Tracking Email Marketing Campaigns with Your CRM
You can measure many aspects to email using your CRM, each of which should guide your future marketing efforts. These are a few important statistics you can track to learn what is working and why.
Also known as an open rate, your read rate is the number of people who opened your email compared to the total number of valid recipients. This percentage tells you who loaded images in the email they received. Your open rates reflect why design, content, and a clean contact list are critical. If recipients see a lot of value in loading the images and trusts you, they click to view those images.
The image below shows a summary of percentages of results from an email broadcast. Note that you want to compare these figures to other broadcasts you have sent, and similar broadcasts that other businesses send. Your ESP should be able to provide those benchmarks for you.

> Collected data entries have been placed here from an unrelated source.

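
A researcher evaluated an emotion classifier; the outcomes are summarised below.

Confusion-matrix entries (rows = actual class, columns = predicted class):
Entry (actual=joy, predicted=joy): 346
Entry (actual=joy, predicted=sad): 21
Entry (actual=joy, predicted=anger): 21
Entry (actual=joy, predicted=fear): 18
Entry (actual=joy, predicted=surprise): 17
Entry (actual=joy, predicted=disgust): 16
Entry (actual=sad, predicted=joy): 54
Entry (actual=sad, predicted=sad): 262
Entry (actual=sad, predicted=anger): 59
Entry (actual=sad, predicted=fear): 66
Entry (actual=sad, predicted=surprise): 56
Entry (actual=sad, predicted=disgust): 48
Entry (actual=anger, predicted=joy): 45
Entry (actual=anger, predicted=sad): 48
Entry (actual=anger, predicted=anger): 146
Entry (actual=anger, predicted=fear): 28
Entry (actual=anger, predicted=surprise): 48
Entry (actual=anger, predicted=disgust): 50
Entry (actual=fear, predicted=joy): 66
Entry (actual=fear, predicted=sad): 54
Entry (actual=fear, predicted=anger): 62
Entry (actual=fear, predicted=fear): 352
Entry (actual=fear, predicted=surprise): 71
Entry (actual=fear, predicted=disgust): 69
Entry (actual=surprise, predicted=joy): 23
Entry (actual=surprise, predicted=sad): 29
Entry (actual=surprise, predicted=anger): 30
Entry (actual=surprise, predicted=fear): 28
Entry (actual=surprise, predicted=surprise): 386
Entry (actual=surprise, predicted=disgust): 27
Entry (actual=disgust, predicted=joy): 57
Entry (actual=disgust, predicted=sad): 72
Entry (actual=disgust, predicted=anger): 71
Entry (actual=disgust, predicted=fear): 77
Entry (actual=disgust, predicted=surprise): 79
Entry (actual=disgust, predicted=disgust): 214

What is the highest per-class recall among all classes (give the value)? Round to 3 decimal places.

0.788

Per-class recall (TP/(TP+FN)):
  joy: TP=346, FN=21+21+18+17+16=93 → 346/439 = 0.7882
  sad: TP=262, FN=54+59+66+56+48=283 → 262/545 = 0.4807
  anger: TP=146, FN=45+48+28+48+50=219 → 146/365 = 0.4000
  fear: TP=352, FN=66+54+62+71+69=322 → 352/674 = 0.5223
  surprise: TP=386, FN=23+29+30+28+27=137 → 386/523 = 0.7380
  disgust: TP=214, FN=57+72+71+77+79=356 → 214/570 = 0.3754
Highest is class 'joy' with recall = 0.788.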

Your click rate is the number of people who clicked a link in your email divided by the number of valid recipients. The percentage of clicks lets you know how engaged people are with your content. The more clicks, the more you drive them to your website and toward conversion.
Connected to tracking your click rate is the effectiveness rate. This rate is the number of clicks divided by the number of reads. It tells you how compelled your interested readers were to click your links.
Check out the click-related information for an email campaign in the image below. In this case, you can see how many times a link in the email was clicked. Your CRM should include allow you to drill into any part of the chart to get detailed information about who took action on your email, and linking that information to that contact’s CRM record.
Here, you can see additional useful data. The top chart shows the activity over time, which is an indicator of how fast people take action. The bottom chart shows the geographic distribution of clicks from the campaign.
Your unsubscribe rate is all about list quality and your emailing practices. If someone unsubscribes, you can never email her again, unless that person signs up again. Never reset an unsubscribe, unless you’re absolutely certain the person made a mistake, and you had a conversation to confirm intent to sign up again. You can incur steep financial and legal penalties for sending email to unsubscribed contacts.
Limiting bounced emails
The quality of your list and the reputation of your mail server is reflected by your bounce rate. Your ESP should give you a summary outlining the reasons why emails bounced. Bounces are classified as hard bounces (the email address doesn’t exist any more, or the domain doesn’t exist) and soft bounces (rejected due to a full inbox, or inappropriate content). Too many hard bounces to a domain negatively impacts your long-term reputation as an email sender, which is why you need to keep your list up to date.
After an email is identified as a hard bounce, never send an email to that address again. Resetting bounces gets you flagged as a spammer by an email provider.
Watching statistical trends
Your marketing team should monitor statistics for both individual broadcasts, and for multiple broadcasts over time. It’s useful to look at all your broadcasts as a whole to see general trends in reads and clicks. Get the statistics for a few similar broadcasts (for example, the last several newsletters) and compare them to see whether any performed higher than others.
Take a look at vendor-provided benchmarks to see how you’re doing in comparison to other companies. List size is the strongest predictor of read and click rate, so your vendor should be able to provide you with relevant stats for your email list size to compare against.
The image below shows a chart that can give you insight into how well you’re doing overall. If you find you’re underperforming, reach out to your ESP or your marketing team to try to figure out why.
Scoring is a great way to help you focus on your most engaged contacts. You can target individuals by how many points they accumulated by reading, clicking, or forwarding your message. If you combine scoring across multiple email campaigns, you can target people who have shown repeated interest.
When you identify your hottest leads from scoring, your sales and marketing teams both have opportunities they can take advantage of. For salespeople, a well-timed personal follow-up can reach someone when she’s ready to buy. For marketers, knowing someone is interested can trigger a follow-up email with a call to action (for example, a discount code or additional benefits) to spurn a lead to buy.
This is a hot prospects chart. The top chart shows the contacts who took actions to score those specific scores, while the bottom chart shows contacts who had a minimum score of that number or higher. You can then isolate people based on how interactive they were with the email they received from you.
Automating actions taken by recipients in your CRM
Incorporate automation into your email marketing strategy. The trigger may be an individual action (reading or clicking a link), or it may be based on minimum scores, where you may want to target people who are very interested in your message. You may also want to do the opposite, targeting people who didn’t read or click your message.
The actions you decide to take should be tightly integrated with your CRM workflows. Workflows allow you to update CRM data, assign contacts to campaigns, schedule follow-up CRM activities for salespeople, and more.
Setting up automation on emails is part of helping your contacts through the buyer journey. A lead is moving closer toward your goal of conversion, and an existing client is learning more about what you do and moving closer to becoming an advocate for your brand.